MIGRANTES, MUJERES MAYORES Y FAMILIAS MONOPARANETALES, LOS MÁS AFECTADOS
Las personas mayores y los menores de dos años son especialmente sensibles a las temperaturas, tanto frías como cálidas, en los hogares. También es el caso de quienes sufren algunas enfermedades crónicas o tienen movilidad reducida, ya que son colectivos que, a menudo, pasan más tiempo en casa y están más expuestos a la pobreza energética.

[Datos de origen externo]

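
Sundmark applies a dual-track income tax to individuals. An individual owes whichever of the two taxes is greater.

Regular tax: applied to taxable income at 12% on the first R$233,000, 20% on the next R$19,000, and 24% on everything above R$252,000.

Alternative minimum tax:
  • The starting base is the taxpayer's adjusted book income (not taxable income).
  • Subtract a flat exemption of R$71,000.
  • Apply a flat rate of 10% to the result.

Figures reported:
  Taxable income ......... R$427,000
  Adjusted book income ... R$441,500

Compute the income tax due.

R$73,760

Regular tax:
  R$233,000 × 12% = R$27,960
  R$19,000 × 20% = R$3,800
  R$175,000 × 24% = R$42,000
  → R$73,760

Alternative minimum tax:
  Base (adjusted book income): R$441,500
  Less exemption R$71,000 → base R$370,500
  R$370,500 × 10% = R$37,050

R$73,760 > R$37,050, so the regular tax governs.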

Además, esta mayor susceptibilidad fisiológica frecuentemente coincide con una mayor vulnerabilidad social. Y es que, la pobreza energética, a menudo, coexiste con otros condicionantes como inseguridad laboral, alimentaria o residencial. De hecho, las personas de clases sociales más desfavorecidas, las personas migradas, las familias monoparentales, las mujeres mayores que viven solas o las personas que viven de alquiler a precio de mercado en algunas ciudades son algunos de los colectivos que tienen más dificultades para satisfacer sus necesidades energéticas.
“Los servicios energéticos no deben entenderse como una mercancía sino como un bien básico para las personas. Son esenciales para la vida, la salud y el bienestar”
Para acabar con la pobreza energética, la Sociedad Española de Epidemiología insiste en que es necesario “tomar medidas estructurales, contundentes y basadas en la evidencia científica y en la equidad que garanticen el derecho a la energía a toda la ciudadanía”. Para ello, abogan por acelerar la transición energética hacia un modelo “más sostenible y justo” e implantar medidas que alivien el sufrimiento de las personas afectadas.
En este sentido, enumeran algunas de las medidas ya adoptadas como el bono social de electricidad o el bono social de justicia energética, son positivas pero temporales e insuficientes. “Los límites máximos de consumo bonificado siguen siendo insuficientes para muchos hogares, sobre todo para aquellos con mayores necesidades energéticas, y los límites de renta son poco garantistas y dejan fuera a muchas personas”, apuntan. También quedan fuera de estas ayudas personas en situaciones extremadamente precarias, como aquellas que no pueden tener los suministros regularizados a su nombre, o aquellas que no tienen acceso a los medios de solicitud (ordenador, conexión a internet…) o tienen barreras idiomáticas. Por todo ello, es necesario avanzar hacia medidas más estructurales como la implementación de una tarifa social que garantice un consumo energético mínimo de forma universal.
Los epidemiólogos recalcan que es importante fomentar la rehabilitación de los edificios y viviendas antiguas para mejorar su eficiencia energética, lo que a su vez puede mitigar las emisiones de CO2. En este sentido, es imprescindible que las políticas de rehabilitación energética sean equitativas y beneficien también a les personas con menos recursos económicos y a aquellas que viven de alquiler, ya que a menudo son las que sufren más pobreza energética.
En este sentido, afirman que son muchos los sectores desde los que se pueden identificar las diferentes consecuencias de la pobreza energética que podrían colaborar en la detección y puesta en marcha de protocolos para su abordaje: la Atención Primaria, los centros educativos, los servicios sociales, los centros de día para las personas mayores, las oficinas de vivienda o las oficinas de ocupación, entre otros.
Una tarea para la que es esencial promover un trabajo previo de formación y establecer protocolos de colaboración y derivación. “Los servicios energéticos no deben entenderse como una mercancía sino como un bien básico para las personas. Son esenciales para la vida, la salud y el bienestar”, concluyen.